Single by Aaron Pritchett

from the album The Score
- Released: March 4, 2016
- Genre: Country
- Length: 3:27
- Label: Big Star;
- Songwriter(s): Troy Johnson, Justin Sherman, and Jack Williams

Aaron Pritchett singles chronology
| "Wake You with a Kiss" (2015) | "Dirt Road In 'Em" (2016) | "Out of the Blue" (2016) |

Music video
- "Dirt Road In 'Em" on YouTube

= Dirt Road in 'Em =

2016 single by Aaron Pritchett

"Dirt Road In 'Em" is a song recorded by Canadian country artist Aaron Pritchett. The track was written by Troy Johnson, Justin Sherman, and Jack Williams.

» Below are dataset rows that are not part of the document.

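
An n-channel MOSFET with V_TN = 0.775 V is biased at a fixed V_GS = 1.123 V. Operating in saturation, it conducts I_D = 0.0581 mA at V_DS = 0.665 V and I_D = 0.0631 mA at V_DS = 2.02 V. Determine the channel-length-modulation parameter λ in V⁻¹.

λ = 0.0663 V⁻¹

With V_GS fixed, I_D ∝ (1 + λ V_DS) in saturation, so I_D2/I_D1 = (1 + λ V_DS2)/(1 + λ V_DS1).
0.0631/0.0581 = 1.086 = (1 + 2.02 λ)/(1 + 0.665 λ).
Solving: λ (I_D1 V_DS2 − I_D2 V_DS1) = I_D2 − I_D1, so λ = (0.0631 − 0.0581) / (0.0581 × 2.02 − 0.0631 × 0.665) = 0.005 / 0.0754 = 0.0663 V⁻¹.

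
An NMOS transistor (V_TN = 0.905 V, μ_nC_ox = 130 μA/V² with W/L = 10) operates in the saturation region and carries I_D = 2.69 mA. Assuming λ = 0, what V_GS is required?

V_GS = 2.94 V

k_n = μ_nC_ox · (W/L) = 1.3 mA/V².
In saturation I_D = ½ k_n (V_GS − V_TN)², so V_GS − V_TN = √(2 I_D / k_n) = √(2 × 2.69 / 1.3) = 2.03 V.
V_GS = 0.905 + 2.03 = 2.94 V.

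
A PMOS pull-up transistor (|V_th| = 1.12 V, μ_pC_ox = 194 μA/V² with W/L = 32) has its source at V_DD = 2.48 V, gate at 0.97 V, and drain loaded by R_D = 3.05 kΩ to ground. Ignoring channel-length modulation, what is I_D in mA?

I_D = 0.472 mA

V_SG = V_DD − V_G = 2.48 − 0.97 = 1.51 V, so V_ov = 1.51 − 1.12 = 0.39 V.
k_p = μ_pC_ox · (W/L) = 6.208 mA/V².
Assume saturation: I_D = ½ k_p V_ov² = 0.5 × 6.208 × 0.39² = 0.472 mA, giving V_SD = V_DD − I_D R_D = 2.48 − 0.472 × 3.05 = 1.04 V.
V_SD = 1.04 V ≥ V_ov = 0.39 V, confirming saturation.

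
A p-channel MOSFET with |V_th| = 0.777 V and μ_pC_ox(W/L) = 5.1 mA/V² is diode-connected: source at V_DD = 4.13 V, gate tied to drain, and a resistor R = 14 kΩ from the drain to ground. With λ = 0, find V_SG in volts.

V_SG = 1.07 V

With gate tied to drain, V_SG = V_SD ≥ V_SG − |V_th|, so the device is in saturation.
KCL at the drain: ½ k_p (V_SG − |V_th|)² = (V_DD − V_SG)/R.
Let x = V_SG − 0.777. Then 35.7 x² + x − 3.353 = 0, giving x = 0.293 V (positive root), so V_SG = 1.07 V.
I_D = (V_DD − V_SG)/R = (4.13 − 1.07) / 14 = 0.219 mA.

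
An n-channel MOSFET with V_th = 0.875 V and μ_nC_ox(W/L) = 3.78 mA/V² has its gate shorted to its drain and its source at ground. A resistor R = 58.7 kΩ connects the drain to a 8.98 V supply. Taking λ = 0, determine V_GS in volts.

With gate tied to drain, V_GS = V_DS ≥ V_GS − V_th, so the device is in saturation.
KCL at the drain: ½ k_n (V_GS − V_th)² = (V_DD − V_GS)/R.
Let x = V_GS − 0.875. Then 111 x² + x − 8.105 = 0, giving x = 0.266 V (positive root), so V_GS = 1.14 V.
I_D = (V_DD − V_GS)/R = (8.98 − 1.14) / 58.7 = 0.134 mA.

V_GS = 1.14 V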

It was the lead single off Pritchett's seventh studio album The Score. The song won "Single of the Year" at the 2016 British Columbia Country Music Awards.

==Background==
Pritchett was raised in Kitimat, British Columbia. He remarked that the song gave him "that feeling of being on back roads, hanging out with friends and really doing nothing much of anything, just enjoying life".

==Accolades==

| Year | Award | Category | Result | Ref |
| 2016 | British Columbia Country Music Association | Single of the Year | Won |  |
| Video of the Year | Won |

==Commercial performance==
"Dirt Road In 'Em" reached a peak of number six on the Billboard Canada Country chart dated June 18, 2016, spending 20 weeks on the chart in total. It was Pritchett's first top ten hit in seven years since his song "Hell Bent for Buffalo" in 2009. The song has been certified Gold by Music Canada.

==Music video==
The official music video for "Dirt Road In 'Em" premiered on April 29, 2016. It won "Video of the Year" at the 2016 British Columbia Country Music Awards.

==Charts==

| Chart (2016) | Peak position |
|---|---|
| Canada Country (Billboard) | 6 |

==Certifications==

| Region | Certification | Certified units/sales |
| Canada (Music Canada) | Gold | 40,000^{‡} |
^{‡} Sales+streaming figures based on certification alone.